Scaffolding Synthesis: Rationale for an Advanced Literature Review Matrix, by Roberta Kjesrud
Since literature reviews are a common research-based writing assignment in upper division writing courses at Western Washington University, I have been supporting students writing them for nearly 30 years. Especially since these assignments (and the accompanying reading-research burden) are so intimidating, I really love Jasmina Najjar’s collaborative literature review matrix to scaffold students in collaboratively understanding and summarizing sources. I love the idea of using this tool as a kind of jigsaw to add deeper comprehension to dense texts; further, a collaborative approach allows students a low-risk way to use their voices in interpreting research.
I think there are additional ways we can build out a matrix to scaffold students in doing the high-level analysis, evaluation, and synthesis expected in literature reviews. Many faculty think that assigning an annotated bibliography can act as an interim scaffold, but other than adding accountability for research/reading progress, I don’t think faculty find it acts to scaffold literature reviews that meet their expectations. Faculty are often dismayed when students cobble those annotation paragraphs together into an elaborate summary I call “The Shopping List”: Source A says X, Source B says Y, Source C says Z. The Shopping List paper is woefully devoid of the critical analysis/synthesis moves that faculty want to promote.
Over the years, I’ve wondered what it would take to move students more from a discrete Shopping List to a synthesized Path of Claims. I’ve become convinced of two gaps: a lack of knowing that they have agency (as a student, who am I to forward or counter the experts?) and a lack of knowing how to make thinking and writing moves across Bloom’s Revised Taxonomy. Students seem most comfortable with two moves, the kind they might make in discussing a movie they just saw: “I just saw a movie that X (plot summary), and it was awful (judgment without evaluation).”
Although students are practiced in summary and judgment, these moves aren’t ideal for literature reviews. So I’ve developed a tool intended to scaffold students in analysis, evaluation (with evidence), and synthesis.
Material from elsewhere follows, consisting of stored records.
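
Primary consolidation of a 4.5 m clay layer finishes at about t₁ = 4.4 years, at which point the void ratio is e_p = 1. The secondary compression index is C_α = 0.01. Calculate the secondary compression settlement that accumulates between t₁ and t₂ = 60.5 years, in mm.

S_s ≈ 25.6 mm

Secondary compression: S_s = C_α·H/(1+e_p)·log₁₀(t₂/t₁)
S_s = 0.01×4.5/(1+1)×log₁₀(60.5/4.4)
    = 0.0225 × 1.138 = 0.02561 m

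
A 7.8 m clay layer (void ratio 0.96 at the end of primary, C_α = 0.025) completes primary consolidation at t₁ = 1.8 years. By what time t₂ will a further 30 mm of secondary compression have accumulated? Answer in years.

S_s = C_α·H/(1+e_p)·log₁₀(t₂/t₁) ⇒ log₁₀(t₂/t₁) = S_s·(1+e_p)/(C_α·H).
log₁₀(t₂/t₁) = 0.03 × (1+0.96) / (0.025×7.8) = 0.3015
t₂ = t₁ × 10^0.3015 = 1.8 × 2.002 = 3.604 years

t₂ ≈ 3.6 years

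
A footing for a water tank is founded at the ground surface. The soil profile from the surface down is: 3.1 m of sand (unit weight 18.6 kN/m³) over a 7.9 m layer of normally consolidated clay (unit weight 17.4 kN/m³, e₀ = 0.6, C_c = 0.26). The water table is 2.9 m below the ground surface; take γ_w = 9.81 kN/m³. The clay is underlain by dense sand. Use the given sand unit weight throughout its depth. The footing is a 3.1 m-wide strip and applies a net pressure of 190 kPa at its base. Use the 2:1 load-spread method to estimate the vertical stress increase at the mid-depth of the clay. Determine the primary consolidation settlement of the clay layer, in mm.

S_c ≈ 288 mm

Mid-depth of clay below the ground surface: z = 3.1 + 7.9/2 = 7.05 m.
Total vertical stress at mid-clay: σ_v = 18.6×3.1 + 17.4×3.95 = 126.39 kPa.
Pore pressure: u = 9.81×(7.05 − 2.9) = 40.712 kPa.
Initial effective stress: σ'_0 = σ_v − u = 126.39 − 40.712 = 85.678 kPa.
Stress increase at mid-clay by the 2:1 spreading method:
Δσ = qB/(B+z) = 190×3.1/(3.1+7.05) = 58.03 kPa
Final effective stress: σ'_f = σ'_0 + Δσ = 85.678 + 58.03 = 143.71 kPa.
Normally consolidated clay, so the full stress increment lies on the virgin compression line:
S_c = C_c·H/(1+e₀)·log₁₀(σ'_f/σ'_0) = 0.26×7.9/(1+0.6)×log₁₀(143.71/85.678)
    = 1.2838 × 0.22462 = 0.2884 m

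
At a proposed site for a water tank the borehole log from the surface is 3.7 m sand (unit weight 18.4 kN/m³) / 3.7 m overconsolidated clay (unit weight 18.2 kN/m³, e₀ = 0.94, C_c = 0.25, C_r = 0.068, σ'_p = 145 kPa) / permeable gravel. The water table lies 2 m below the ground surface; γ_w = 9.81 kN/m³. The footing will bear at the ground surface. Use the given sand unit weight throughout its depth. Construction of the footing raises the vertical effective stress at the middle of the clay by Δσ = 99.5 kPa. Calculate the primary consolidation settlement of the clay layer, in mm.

S_c ≈ 72.1 mm

Mid-depth of clay below the ground surface: z = 3.7 + 3.7/2 = 5.55 m.
Total vertical stress at mid-clay: σ_v = 18.4×3.7 + 18.2×1.85 = 101.75 kPa.
Pore pressure: u = 9.81×(5.55 − 2) = 34.825 kPa.
Initial effective stress: σ'_0 = σ_v − u = 101.75 − 34.825 = 66.925 kPa.
Final effective stress: σ'_f = 66.925 + 99.5 = 166.43 kPa.
σ'_f = 166.43 > σ'_p = 145 kPa, so the stress path crosses the preconsolidation pressure — recompression up to σ'_p, then virgin compression beyond:
S_c = H/(1+e₀)·[C_r·log₁₀(σ'_p/σ'_0) + C_c·log₁₀(σ'_f/σ'_p)]
    = 3.7/1.94 × [0.068×log₁₀(145/66.925) + 0.25×log₁₀(166.43/145)]
    = 1.9072 × [0.022833 + 0.014966] = 0.07209 m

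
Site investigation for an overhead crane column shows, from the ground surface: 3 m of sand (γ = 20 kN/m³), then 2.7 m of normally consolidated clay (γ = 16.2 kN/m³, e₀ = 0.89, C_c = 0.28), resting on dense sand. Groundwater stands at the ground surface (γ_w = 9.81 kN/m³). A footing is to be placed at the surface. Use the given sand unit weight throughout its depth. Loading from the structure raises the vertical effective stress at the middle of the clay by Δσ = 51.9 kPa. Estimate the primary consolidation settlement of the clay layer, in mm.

Mid-depth of clay below the ground surface: z = 3 + 2.7/2 = 4.35 m.
Total vertical stress at mid-clay: σ_v = 20×3 + 16.2×1.35 = 81.87 kPa.
Pore pressure: u = 9.81×(4.35 − 0) = 42.673 kPa.
Initial effective stress: σ'_0 = σ_v − u = 81.87 − 42.673 = 39.197 kPa.
Final effective stress: σ'_f = σ'_0 + Δσ = 39.197 + 51.9 = 91.097 kPa.
Normally consolidated clay, so the full stress increment lies on the virgin compression line:
S_c = C_c·H/(1+e₀)·log₁₀(σ'_f/σ'_0) = 0.28×2.7/(1+0.89)×log₁₀(91.097/39.197)
    = 0.4 × 0.36625 = 0.1465 m

S_c ≈ 147 mm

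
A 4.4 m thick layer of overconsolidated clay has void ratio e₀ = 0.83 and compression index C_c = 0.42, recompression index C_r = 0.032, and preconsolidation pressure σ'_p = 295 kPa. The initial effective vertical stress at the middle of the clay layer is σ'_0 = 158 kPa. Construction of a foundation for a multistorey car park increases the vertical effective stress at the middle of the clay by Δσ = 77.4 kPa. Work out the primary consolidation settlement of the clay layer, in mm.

Final effective stress: σ'_f = 158 + 77.4 = 235.4 kPa.
σ'_f = 235.4 ≤ σ'_p = 295 kPa, so the clay remains overconsolidated and only the recompression index applies:
S_c = C_r·H/(1+e₀)·log₁₀(σ'_f/σ'_0) = 0.032×4.4/1.83×log₁₀(235.4/158)
    = 0.076941 × 0.17315 = 0.01332 m

S_c ≈ 13.3 mm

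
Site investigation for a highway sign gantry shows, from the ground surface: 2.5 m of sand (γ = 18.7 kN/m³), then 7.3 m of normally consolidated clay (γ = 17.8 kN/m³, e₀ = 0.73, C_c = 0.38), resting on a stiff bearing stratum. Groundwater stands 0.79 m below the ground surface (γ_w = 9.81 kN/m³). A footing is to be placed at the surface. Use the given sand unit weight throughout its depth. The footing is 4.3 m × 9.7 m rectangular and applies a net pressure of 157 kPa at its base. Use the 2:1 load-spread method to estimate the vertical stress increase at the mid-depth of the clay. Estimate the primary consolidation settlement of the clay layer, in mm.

Mid-depth of clay below the ground surface: z = 2.5 + 7.3/2 = 6.15 m.
Total vertical stress at mid-clay: σ_v = 18.7×2.5 + 17.8×3.65 = 111.72 kPa.
Pore pressure: u = 9.81×(6.15 − 0.79) = 52.582 kPa.
Initial effective stress: σ'_0 = σ_v − u = 111.72 − 52.582 = 59.138 kPa.
Stress increase at mid-clay by the 2:1 spreading method:
Δσ = qBL/((B+z)(L+z)) = 157×4.3×9.7/((4.3+6.15)(9.7+6.15)) = 39.536 kPa
Final effective stress: σ'_f = σ'_0 + Δσ = 59.138 + 39.536 = 98.674 kPa.
Normally consolidated clay, so the full stress increment lies on the virgin compression line:
S_c = C_c·H/(1+e₀)·log₁₀(σ'_f/σ'_0) = 0.38×7.3/(1+0.73)×log₁₀(98.674/59.138)
    = 1.6035 × 0.22234 = 0.3565 m

S_c ≈ 357 mm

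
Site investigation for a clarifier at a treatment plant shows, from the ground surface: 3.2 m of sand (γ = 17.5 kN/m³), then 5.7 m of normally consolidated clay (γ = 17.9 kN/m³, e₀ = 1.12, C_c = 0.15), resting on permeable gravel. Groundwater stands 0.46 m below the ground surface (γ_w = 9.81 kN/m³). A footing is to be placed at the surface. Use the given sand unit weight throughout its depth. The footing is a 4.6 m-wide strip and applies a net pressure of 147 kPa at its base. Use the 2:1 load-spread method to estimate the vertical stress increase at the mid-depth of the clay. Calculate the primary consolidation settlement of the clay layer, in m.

Mid-depth of clay below the ground surface: z = 3.2 + 5.7/2 = 6.05 m.
Total vertical stress at mid-clay: σ_v = 17.5×3.2 + 17.9×2.85 = 107.02 kPa.
Pore pressure: u = 9.81×(6.05 − 0.46) = 54.838 kPa.
Initial effective stress: σ'_0 = σ_v − u = 107.02 − 54.838 = 52.182 kPa.
Stress increase at mid-clay by the 2:1 spreading method:
Δσ = qB/(B+z) = 147×4.6/(4.6+6.05) = 63.493 kPa
Final effective stress: σ'_f = σ'_0 + Δσ = 52.182 + 63.493 = 115.68 kPa.
Normally consolidated clay, so the full stress increment lies on the virgin compression line:
S_c = C_c·H/(1+e₀)·log₁₀(σ'_f/σ'_0) = 0.15×5.7/(1+1.12)×log₁₀(115.68/52.182)
    = 0.4033 × 0.34574 = 0.1394 m

S_c ≈ 0.139 m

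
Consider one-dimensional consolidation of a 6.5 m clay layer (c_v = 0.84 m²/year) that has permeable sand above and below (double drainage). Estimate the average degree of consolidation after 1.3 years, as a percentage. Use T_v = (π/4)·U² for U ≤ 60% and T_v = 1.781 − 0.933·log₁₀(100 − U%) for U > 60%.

Drainage path length: H_d = H/2 = 3.25 m (double drainage).
T_v = c_v·t/H_d² = 0.84×1.3/3.25² = 0.10338.
T_v = 0.10338 corresponds to the U ≤ 60% branch:
U = √(4T_v/π) = 0.3628

U ≈ 36.3 %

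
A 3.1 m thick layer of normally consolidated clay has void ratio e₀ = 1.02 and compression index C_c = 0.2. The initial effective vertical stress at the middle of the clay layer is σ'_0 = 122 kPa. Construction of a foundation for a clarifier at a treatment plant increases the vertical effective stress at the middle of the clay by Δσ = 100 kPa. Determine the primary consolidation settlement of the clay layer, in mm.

S_c ≈ 79.8 mm

Final effective stress: σ'_f = σ'_0 + Δσ = 122 + 100 = 222 kPa.
Normally consolidated clay, so the full stress increment lies on the virgin compression line:
S_c = C_c·H/(1+e₀)·log₁₀(σ'_f/σ'_0) = 0.2×3.1/(1+1.02)×log₁₀(222/122)
    = 0.30693 × 0.25999 = 0.0798 m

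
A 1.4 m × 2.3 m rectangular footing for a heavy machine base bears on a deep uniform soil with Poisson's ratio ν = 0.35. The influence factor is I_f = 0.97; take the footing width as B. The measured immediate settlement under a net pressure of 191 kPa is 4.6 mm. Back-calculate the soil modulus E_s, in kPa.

S_e = q·B·(1−ν²)/E_s · I_f  ⇒  E_s = q·B·(1−ν²)·I_f / S_e.
E_s = 191 × 1.4 × 0.8775 × 0.97 / 0.0046 = 49480 kPa

E_s ≈ 49500 kPa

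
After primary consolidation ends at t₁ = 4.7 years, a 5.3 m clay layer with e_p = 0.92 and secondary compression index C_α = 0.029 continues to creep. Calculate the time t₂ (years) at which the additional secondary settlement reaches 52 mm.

t₂ ≈ 21 years

S_s = C_α·H/(1+e_p)·log₁₀(t₂/t₁) ⇒ log₁₀(t₂/t₁) = S_s·(1+e_p)/(C_α·H).
log₁₀(t₂/t₁) = 0.052 × (1+0.92) / (0.029×5.3) = 0.6496
t₂ = t₁ × 10^0.6496 = 4.7 × 4.462 = 20.97 years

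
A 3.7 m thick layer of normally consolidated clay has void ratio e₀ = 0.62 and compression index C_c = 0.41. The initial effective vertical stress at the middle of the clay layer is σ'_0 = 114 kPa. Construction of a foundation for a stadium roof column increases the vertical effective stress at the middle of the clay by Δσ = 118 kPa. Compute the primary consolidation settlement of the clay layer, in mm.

Final effective stress: σ'_f = σ'_0 + Δσ = 114 + 118 = 232 kPa.
Normally consolidated clay, so the full stress increment lies on the virgin compression line:
S_c = C_c·H/(1+e₀)·log₁₀(σ'_f/σ'_0) = 0.41×3.7/(1+0.62)×log₁₀(232/114)
    = 0.93642 × 0.30858 = 0.289 m

S_c ≈ 289 mm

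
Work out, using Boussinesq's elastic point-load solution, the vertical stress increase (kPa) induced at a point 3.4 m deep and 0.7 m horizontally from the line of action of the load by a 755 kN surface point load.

Boussinesq vertical stress below a point load on an elastic half-space:
Δσ_z = 3P/(2πz²) · [1 + (r/z)²]^(−5/2)
r/z = 0.7/3.4 = 0.20588; [1+(r/z)²]^(−5/2) = 0.90142.
Δσ_z = 3×755/(2π×3.4²) × 0.90142 = 31.184 × 0.90142 = 28.11 kPa

Δσ_z ≈ 28.1 kPa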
Hopefully in working through this tool, students can go beyond descriptive statements of each individual source to a more collective birds-eye view of what a body of literature is telling scholars about what we know/don’t know about a line of inquiry. My goal in using this matrix tool (still a work in progress!) is to help students realize they have valuable perspectives to offer and to demonstrate—show, not tell—how to practice moving beyond summary into a full continuum of thinking and writing moves, thus equipping them for success as professionals and as lifelong learners.